Daniel B. Meyer, Appellant, v Onondaga County et al., Respondents.
    [817 NYS2d 464]
   Appeal from an order of the Supreme Court, Onondaga County (Norman W Seiter, Jr., J.), entered January 3, 2005. The order granted defendants’ motion to dismiss the complaint.

It is hereby ordered that the order so appealed from be and the same hereby is affirmed without costs.

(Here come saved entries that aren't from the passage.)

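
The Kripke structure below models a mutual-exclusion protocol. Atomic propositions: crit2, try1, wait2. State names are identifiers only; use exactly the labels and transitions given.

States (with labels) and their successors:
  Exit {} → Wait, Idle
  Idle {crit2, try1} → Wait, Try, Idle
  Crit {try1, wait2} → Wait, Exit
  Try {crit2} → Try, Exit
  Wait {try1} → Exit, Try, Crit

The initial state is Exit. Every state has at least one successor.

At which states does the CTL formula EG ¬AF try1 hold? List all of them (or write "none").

{Try}

States satisfying ¬AF try1: {Try}.
States satisfying EG ¬AF try1: {Try}.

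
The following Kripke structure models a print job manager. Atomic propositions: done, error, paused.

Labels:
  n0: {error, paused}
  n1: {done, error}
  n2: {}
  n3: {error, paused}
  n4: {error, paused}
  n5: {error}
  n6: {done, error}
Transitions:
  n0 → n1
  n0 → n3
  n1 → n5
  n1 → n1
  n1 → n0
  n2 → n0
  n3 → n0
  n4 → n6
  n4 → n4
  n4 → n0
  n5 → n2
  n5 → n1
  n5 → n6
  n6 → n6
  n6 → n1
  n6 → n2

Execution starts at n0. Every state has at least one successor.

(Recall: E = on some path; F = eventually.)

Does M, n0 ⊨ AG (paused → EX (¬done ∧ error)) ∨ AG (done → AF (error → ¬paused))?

Yes

States satisfying paused → EX (¬done ∧ error): {n0, n1, n2, n3, n4, n5, n6}.
States satisfying AG (paused → EX (¬done ∧ error)): {n0, n1, n2, n3, n4, n5, n6}.
States satisfying done → AF (error → ¬paused): {n0, n1, n2, n3, n4, n5, n6}.
States satisfying AG (done → AF (error → ¬paused)): {n0, n1, n2, n3, n4, n5, n6}.
States satisfying AG (paused → EX (¬done ∧ error)) ∨ AG (done → AF (error → ¬paused)): {n0, n1, n2, n3, n4, n5, n6}.
n0 ∈ Sat(AG (paused → EX (¬done ∧ error)) ∨ AG (done → AF (error → ¬paused))).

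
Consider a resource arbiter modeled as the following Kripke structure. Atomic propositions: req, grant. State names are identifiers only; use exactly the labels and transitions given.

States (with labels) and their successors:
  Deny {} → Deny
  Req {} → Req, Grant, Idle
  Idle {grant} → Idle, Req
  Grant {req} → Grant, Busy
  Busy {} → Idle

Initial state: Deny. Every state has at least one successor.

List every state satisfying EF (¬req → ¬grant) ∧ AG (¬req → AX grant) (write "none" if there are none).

none

States satisfying ¬req → ¬grant: {Deny, Req, Grant, Busy}.
States satisfying EF (¬req → ¬grant): {Deny, Req, Idle, Grant, Busy}.
States satisfying ¬req → AX grant: {Grant, Busy}.
States satisfying AG (¬req → AX grant): ∅.
States satisfying EF (¬req → ¬grant) ∧ AG (¬req → AX grant): ∅.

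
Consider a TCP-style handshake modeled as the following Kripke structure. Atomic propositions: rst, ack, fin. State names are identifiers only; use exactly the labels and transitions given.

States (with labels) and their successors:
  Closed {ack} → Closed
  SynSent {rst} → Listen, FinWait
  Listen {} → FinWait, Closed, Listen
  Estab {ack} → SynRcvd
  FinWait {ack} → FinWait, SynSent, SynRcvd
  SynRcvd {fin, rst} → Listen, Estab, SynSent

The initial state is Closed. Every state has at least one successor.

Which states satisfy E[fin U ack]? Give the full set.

{Closed, Estab, FinWait, SynRcvd}

States satisfying fin: {SynRcvd}.
States satisfying ack: {Closed, Estab, FinWait}.
States satisfying E[fin U ack]: {Closed, Estab, FinWait, SynRcvd}.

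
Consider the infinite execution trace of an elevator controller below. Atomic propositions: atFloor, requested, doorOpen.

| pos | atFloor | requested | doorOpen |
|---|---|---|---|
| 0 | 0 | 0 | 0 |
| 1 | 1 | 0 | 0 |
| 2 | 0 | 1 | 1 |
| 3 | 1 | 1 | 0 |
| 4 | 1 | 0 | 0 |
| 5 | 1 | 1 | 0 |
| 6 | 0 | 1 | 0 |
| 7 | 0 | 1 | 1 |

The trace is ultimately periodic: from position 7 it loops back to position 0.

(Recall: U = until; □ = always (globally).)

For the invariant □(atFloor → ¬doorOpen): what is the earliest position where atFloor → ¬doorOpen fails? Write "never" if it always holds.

never

atFloor → ¬doorOpen holds at every position 0..7, and those are all the positions the trace ever visits, so the invariant □(atFloor → ¬doorOpen) is never violated.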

Memorandum: Plaintiff commenced this action seeking damages for libel, slander, defamation and personal injuries based on defendants’ alleged negligence in issuing an arrest warrant charging plaintiff with acts of sexual abuse. Although the warrant was issued on October 28, 1998, plaintiff did not learn of its existence until May 30, 2003. Plaintiff then retained an attorney, who notified defendant Sheriff’s Department that plaintiff was erroneously named in the warrant, and the warrant was immediately “recalled.” Supreme Court properly granted defendants’ motion to dismiss the complaint as time-barred. Contrary to plaintiffs contention, the issuance of the warrant did not constitute “a continuing act . . . [that] oc-

curred anew each day the condition continued,” thereby tolling the statute of limitations until the arrest warrant was recalled (Kiernan v Thompson, 134 AD2d 27, 30 [1987], affd 73 NY2d 840 [1988]). Rather, we conclude that the single publication rule applies, and thus the statute of limitations began to run from the date of the utterance and/or first publication (see generally Firth v State of New York, 98 NY2d 365, 369-370 [2002]), not from the date of plaintiff’s discovery thereof (see generally Karam v First Am. Bank of N.Y., 190 AD2d 1017, 1018 [1993]).

All concur, Hayes, J., not participating. Present—Kehoe, J.P, Gorski, Martoche, Green and Hayes, JJ.